First up was Minnesota based Ingenus. The company is proposing a $105-million project that includes 2 casinos. The main casino would go around I-280 and I-80 and would include 1200 gaming machines and a hotel. A smaller boutique casino would go near the River Center on 2nd and Perry. The Downtown casino would be for higher end, private gaming.

Ken Mimmack, President and CEO Ingenus Management says, "I think our message is related to the license. We can not only maximize the value, we can also maximize the value it has on the community. So, that's why we're talking about 2 sites, we think it's very creative."

The second presentation was from Restoration St. Louis. They are proposing a $155-million downtown casino on the entire block that houses the Parker-Putnam Towers. There are several financing options, and plans include a casino, hotel, rooftop night club and restaurants. Owners say existing businesses in the area will not have to move.

"People are here to go to the convention center; people are here to go to the Figge, as well as to gamble. You have so much more opportunity to cover that gaming revenue rather than put all your eggs in 1 basket to run out to the highway to capture that 1%," says Amy Gill of Restoration St. Louis.

Atrium holdings gave the smallest presentation. Their plan includes a 2 phase project that would turn the Radisson Hotel into a hotel casino. The first phase, which includes building the gaming floor, would be done by 2014.

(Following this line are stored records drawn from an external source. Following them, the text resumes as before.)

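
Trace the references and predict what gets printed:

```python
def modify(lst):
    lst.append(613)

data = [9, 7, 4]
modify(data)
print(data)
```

Key concept: function modifies passed list.
Step by step:
`data = [9, 7, 4]` → data = [9, 7, 4]
`modify(data)` → data = [9, 7, 4, 613]
`print(data)` → prints [9, 7, 4, 613]

Answer: [9, 7, 4, 613]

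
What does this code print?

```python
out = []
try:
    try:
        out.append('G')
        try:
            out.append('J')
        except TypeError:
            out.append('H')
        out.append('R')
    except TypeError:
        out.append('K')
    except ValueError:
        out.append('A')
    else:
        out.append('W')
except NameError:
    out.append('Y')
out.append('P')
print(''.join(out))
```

Execution trace: 'G' (try body) → 'J' (inner try body, no exception) → 'R' (try body, no exception) → 'W' (else) → 'P' (after the try/except). Output: GJRWP

Answer: GJRWP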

The 2nd phase includes expanding into the parking lot. The developer says their plan had less risk, because they're already downtown.

 Daniel Abernethy/ Atrium Holdings

"We think it's best because it retains the license in the downtown market and helps the city achieve the ultimate goal, which is to spur economic development downtown," says Daniel Abernethy from Atrium Holdings, "It will create more jobs and more business opportunities."

Each of the presentations was 2 hours long. They included a look at plans, parking, funding, and questions from the panel. The panel was made of city leaders, members of the RDA, representatives from the DCIC and chamber of commerce.